What my kind of blogging challenges is the traditional author/publisher/distributor structure. It bothers me that many writer-bloggers bemoan the time blogging takes from what they term “real work” – meaning the book or articles they “ought” to be writing - and I’ve argued a lot against that way of thinking, and for blogging as a totally valid medium in its own right. More and more serious writers/thinkers who perhaps don’t need to write for money, or are sick of writing in a prescribed way for very little money, are discovering that through blogging they can satisfy two desires: the desire to write creatively and well about subjects of their own choice, and the desire to receive feedback through a connected community of appreciative readers and other writers. Like Thomas Merton, I believe that we humans have a profound need not only for communication but communion. Writers are particularly desirous of communion, even when we tell ourselves what we do is about “communication”!


MM:  What are your "desert island" 3 favourite posts of all time ­either from your own blog or somebody else's?

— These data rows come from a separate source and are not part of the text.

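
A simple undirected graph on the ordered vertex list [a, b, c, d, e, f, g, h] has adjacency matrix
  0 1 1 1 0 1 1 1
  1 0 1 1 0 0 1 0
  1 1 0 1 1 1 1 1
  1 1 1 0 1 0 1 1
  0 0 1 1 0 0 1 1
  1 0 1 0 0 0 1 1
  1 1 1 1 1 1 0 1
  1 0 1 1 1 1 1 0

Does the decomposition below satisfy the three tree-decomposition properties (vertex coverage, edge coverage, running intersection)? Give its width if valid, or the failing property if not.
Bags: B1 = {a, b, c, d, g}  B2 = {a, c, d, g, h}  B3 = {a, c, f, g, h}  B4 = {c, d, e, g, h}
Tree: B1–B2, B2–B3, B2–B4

Every vertex of G appears in some bag (union = {a, b, c, d, e, f, g, h}); every edge is covered by a bag; and for each vertex v the set of bags containing v is connected in the bag tree. The decomposition is therefore valid. The largest bag has 5 vertices, so the width is 4.

Yes; width 4.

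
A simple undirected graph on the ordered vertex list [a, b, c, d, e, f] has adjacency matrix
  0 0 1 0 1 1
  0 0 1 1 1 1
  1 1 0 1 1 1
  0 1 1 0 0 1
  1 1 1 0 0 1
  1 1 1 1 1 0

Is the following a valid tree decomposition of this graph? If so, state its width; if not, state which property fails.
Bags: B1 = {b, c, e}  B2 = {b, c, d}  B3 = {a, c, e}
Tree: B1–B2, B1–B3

No — vertex f appears in no bag.

A tree decomposition must satisfy three properties: every vertex lies in some bag; for every edge, both endpoints lie together in some bag; and for every vertex, the bags containing it form a connected subtree. Here vertex f appears in no bag, so the decomposition is invalid.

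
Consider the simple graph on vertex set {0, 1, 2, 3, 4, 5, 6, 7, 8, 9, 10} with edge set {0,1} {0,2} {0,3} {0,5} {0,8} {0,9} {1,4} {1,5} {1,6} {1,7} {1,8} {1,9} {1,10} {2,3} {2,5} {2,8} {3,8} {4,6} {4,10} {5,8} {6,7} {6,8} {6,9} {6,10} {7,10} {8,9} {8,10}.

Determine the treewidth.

A width-3 tree decomposition is:
Bags: B1 = {1, 6, 8, 10}  B2 = {1, 4, 6, 10}  B3 = {1, 6, 8, 9}  B4 = {0, 1, 8, 9}  B5 = {1, 6, 7, 10}  B6 = {0, 1, 5, 8}  B7 = {0, 2, 5, 8}  B8 = {0, 2, 3, 8}
Tree: B1–B2, B1–B3, B3–B4, B1–B5, B4–B6, B6–B7, B7–B8
Each bag holds 4 vertices, so the decomposition has width 3, which upper-bounds the treewidth. For the lower bound, the 4 vertices {0, 1, 8, 9} are pairwise adjacent, and any tree decomposition puts a clique entirely inside one bag — forcing width ≥ 3. The upper and lower bounds meet at 3, so that is the treewidth.

3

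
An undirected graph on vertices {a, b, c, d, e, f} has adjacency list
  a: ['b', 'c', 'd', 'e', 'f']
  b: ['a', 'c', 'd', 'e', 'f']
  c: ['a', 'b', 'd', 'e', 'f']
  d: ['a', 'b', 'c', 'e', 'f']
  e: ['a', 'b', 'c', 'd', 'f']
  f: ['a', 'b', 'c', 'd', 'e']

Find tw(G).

A width-5 tree decomposition is:
Bags: B1 = {a, b, c, d, e, f}
Tree: (single bag)
With just one bag of size 6, the width is 6 − 1 = 5, so tw(G) ≤ 5. For the lower bound, the 6 vertices {a, b, c, d, e, f} are pairwise adjacent, and any tree decomposition puts a clique entirely inside one bag — forcing width ≥ 5. Therefore the treewidth is 5.

5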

I have been knocked out by Natalie d’Arbeloff’s “Interviews with God” on Blaugustine, and would find it too hard to choose from the many great posts on the blogs I mentioned above, just as a starting point. Actually, I think the question sort of goes against the grain of the medium: blogs need to be read not as isolated posts but as they’re written - continually - because I think they take on their full meaning and impact only as the reader encounters that person’s thought and struggle and expression through many posts and many days. Although impermanence is the nature of the internet, the idea that someone could judge who I was or what I was doing at Cassandra through one or two posts is really difficult to deal with! I’ve always hoped people would stick with me for a week or so, and then maybe find enough to keep coming back.